What does this mean in numbers? Can a company become profitable based on this model? No doubt about that. Powering a car by electricity — even relatively expensive “clean” energy like wind or solar — costs far less than powering it by gasoline. And with the United States market for automobile gas at roughly $275 billion, Agassi figured that a company controlling a world network of charging stations would become so profitable so quickly that it could subsidize its customers’ electric cars, much the way mobile companies give out free phones to people who sign two-year contracts … e.g. 10 USD for 1000 miles, 20 USD for 3000 miles … car model A: 1000 USD, car model B 2000 USD, model C 0 USD.

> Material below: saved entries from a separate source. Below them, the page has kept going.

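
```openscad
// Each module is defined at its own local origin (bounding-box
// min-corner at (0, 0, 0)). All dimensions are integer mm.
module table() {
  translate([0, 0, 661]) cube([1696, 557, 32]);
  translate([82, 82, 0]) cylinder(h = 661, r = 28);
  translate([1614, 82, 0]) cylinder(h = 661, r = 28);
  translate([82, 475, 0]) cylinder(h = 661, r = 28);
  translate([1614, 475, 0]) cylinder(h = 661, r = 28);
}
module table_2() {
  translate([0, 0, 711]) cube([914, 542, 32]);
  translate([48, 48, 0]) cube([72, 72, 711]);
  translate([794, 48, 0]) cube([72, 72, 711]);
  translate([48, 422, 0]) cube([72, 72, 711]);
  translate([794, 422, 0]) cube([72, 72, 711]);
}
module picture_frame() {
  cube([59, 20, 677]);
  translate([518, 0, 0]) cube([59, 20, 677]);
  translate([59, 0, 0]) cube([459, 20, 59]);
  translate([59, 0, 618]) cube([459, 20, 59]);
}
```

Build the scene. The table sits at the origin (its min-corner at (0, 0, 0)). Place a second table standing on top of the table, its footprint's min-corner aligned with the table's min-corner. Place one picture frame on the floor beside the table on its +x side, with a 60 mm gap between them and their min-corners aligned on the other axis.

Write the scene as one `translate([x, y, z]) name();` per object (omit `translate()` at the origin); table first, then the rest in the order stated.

table();
translate([0, 0, 693]) table_2();
translate([1756, 0, 0]) picture_frame();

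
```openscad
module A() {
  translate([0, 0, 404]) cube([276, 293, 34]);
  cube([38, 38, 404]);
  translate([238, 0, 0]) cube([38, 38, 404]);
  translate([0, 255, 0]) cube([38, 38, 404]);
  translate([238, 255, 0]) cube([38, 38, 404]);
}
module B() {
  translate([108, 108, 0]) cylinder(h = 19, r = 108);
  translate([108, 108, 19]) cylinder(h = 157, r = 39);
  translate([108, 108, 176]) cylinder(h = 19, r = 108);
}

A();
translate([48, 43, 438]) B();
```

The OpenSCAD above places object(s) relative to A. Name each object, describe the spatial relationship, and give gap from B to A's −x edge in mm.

A is a stool. B is a spool. The spool is on top of the stool. The gap from the spool to the stool's −x edge is 48 mm.

The spool's min-x is at 48; the stool's min-x is 0; gap = 48 mm.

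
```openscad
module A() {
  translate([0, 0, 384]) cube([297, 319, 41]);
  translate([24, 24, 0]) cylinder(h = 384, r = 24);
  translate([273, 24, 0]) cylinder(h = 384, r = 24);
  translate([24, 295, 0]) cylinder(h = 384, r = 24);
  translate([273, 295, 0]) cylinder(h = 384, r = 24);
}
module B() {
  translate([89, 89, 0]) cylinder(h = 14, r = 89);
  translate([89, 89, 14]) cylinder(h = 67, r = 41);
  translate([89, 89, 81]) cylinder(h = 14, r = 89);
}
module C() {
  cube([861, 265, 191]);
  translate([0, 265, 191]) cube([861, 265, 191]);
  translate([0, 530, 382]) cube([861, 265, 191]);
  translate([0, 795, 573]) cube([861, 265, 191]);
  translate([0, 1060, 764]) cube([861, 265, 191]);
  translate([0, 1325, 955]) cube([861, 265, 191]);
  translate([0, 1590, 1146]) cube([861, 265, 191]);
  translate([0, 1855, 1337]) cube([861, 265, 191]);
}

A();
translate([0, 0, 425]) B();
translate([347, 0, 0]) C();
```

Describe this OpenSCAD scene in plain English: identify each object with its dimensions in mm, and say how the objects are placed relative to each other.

A is a simple wooden stool: a rectangular seat 297 mm (x) by 319 mm (y), 41 mm thick, top face at z = 425 mm, on four round legs, each 48 mm in diameter. The legs rest on z = 0, each leg's axis is inset half a diameter from the nearest pair of seat edges (so the leg's bounding box is flush with the corner).

B is a spool: two coaxial disc flanges of radius 89 mm and thickness 14 mm, joined by a core cylinder of radius 41 mm and height 67 mm. The lower flange rests on z = 0 and the three cylinders share a vertical axis.

C is a run of 8 identical solid stair steps. Each tread is 861×265 mm and each step block is 191 mm high. Step 1 rests on the floor; step k is offset from step 1 by (k−1)×265 mm in y and (k−1)×191 mm in z.

The spool is on top of the stool. The staircase is on the floor beside the stool on its +x side.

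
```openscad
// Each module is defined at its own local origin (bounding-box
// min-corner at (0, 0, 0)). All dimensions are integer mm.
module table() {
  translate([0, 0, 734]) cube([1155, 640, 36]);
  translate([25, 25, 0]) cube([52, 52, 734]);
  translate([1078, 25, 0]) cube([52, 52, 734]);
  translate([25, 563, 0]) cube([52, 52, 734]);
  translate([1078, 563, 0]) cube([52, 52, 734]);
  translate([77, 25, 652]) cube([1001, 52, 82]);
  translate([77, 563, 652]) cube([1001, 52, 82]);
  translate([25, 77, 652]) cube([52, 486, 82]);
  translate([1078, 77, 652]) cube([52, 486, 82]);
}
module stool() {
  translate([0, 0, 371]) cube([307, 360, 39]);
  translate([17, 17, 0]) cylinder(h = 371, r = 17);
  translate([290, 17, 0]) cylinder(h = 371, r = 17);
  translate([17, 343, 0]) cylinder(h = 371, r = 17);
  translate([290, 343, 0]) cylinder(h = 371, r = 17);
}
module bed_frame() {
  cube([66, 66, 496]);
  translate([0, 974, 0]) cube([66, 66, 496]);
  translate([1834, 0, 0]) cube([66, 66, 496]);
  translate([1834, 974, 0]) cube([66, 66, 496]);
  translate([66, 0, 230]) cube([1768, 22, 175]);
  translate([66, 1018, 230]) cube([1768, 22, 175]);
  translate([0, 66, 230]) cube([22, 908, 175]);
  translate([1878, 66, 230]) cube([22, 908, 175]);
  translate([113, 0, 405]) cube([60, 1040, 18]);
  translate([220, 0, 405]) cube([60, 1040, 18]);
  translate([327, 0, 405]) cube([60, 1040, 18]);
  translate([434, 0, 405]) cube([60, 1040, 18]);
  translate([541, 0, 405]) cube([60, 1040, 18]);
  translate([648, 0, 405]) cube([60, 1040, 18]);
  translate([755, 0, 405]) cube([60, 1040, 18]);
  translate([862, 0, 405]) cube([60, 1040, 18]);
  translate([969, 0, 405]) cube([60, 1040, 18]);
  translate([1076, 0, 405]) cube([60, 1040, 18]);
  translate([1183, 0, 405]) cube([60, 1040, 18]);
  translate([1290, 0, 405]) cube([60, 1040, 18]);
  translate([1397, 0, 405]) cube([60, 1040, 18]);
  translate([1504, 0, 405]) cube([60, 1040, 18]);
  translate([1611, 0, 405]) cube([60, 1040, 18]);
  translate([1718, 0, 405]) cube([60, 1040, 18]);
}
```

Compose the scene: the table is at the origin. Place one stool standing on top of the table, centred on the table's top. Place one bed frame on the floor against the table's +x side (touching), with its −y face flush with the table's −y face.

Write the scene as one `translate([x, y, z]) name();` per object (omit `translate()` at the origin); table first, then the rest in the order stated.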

Dream on or translate into action?

You can call it extraordinarily bold, requiring carmakers to fundamentally rethink the way they build cars. But the time might be just right! They are collapsing anyway … so Agassi’s solution might be a huge opportunity in crises for them.

In barely two years, Agassi has persuaded investors to contribute $400 million, and several cities, countries and states – including Israel, Denmark, Australia, Tokyo. The French automaker Renault is spending $600 million over three years to develop a car with swappable batteries, to be released in 2011. In Israel, where Better Place has already installed hundreds of its signature blue car-charging stations, Agassi is credited with convincing the nation’s jaded political class that they have an opportunity to actually wean their country off oil. And now Agassi is targeting China – the largest car country in the world – for a very good reason, he says: “If China goes electric, the world will go electric! It is as simple as this. The Chinese government is great in executing such ideas, they are very fast in deploying mass infrastructure. And they have the money to do so. They put a 9000 USD-incentive on every electric car in particular focussed on government vehicles and taxis, they are creating a new city for electric cars between Beijing and Tiangjing – the new Detroit if you want, they’ve put down the budgets for all of the 13 mayor cities to put the right infrastructure in place, they ban gasoline cars from the cities. They are definitely taking these ideas serious. All of that is driven top-down. But they are also creating a car industry bottom-up. And when the Chinese have a consumer product … nobody can beat them in price! So once the Chinese Market goes electric, the US has to go electric, Europe has to go electric … The Chinese today have the ability to be the risk takers and leaders and then the rest of the world will follow them!”

Shai Agassi is the founder and CEO of Better Place. He is focused on one of this century’s biggest challenges, moving the world from oil-based to sustainable transportation. Agassi works with government leaders, auto manufacturers, energy companies and others to make his vision – zero-emission vehicles powered by electricity from renewable sources – a reality in countries around the globe.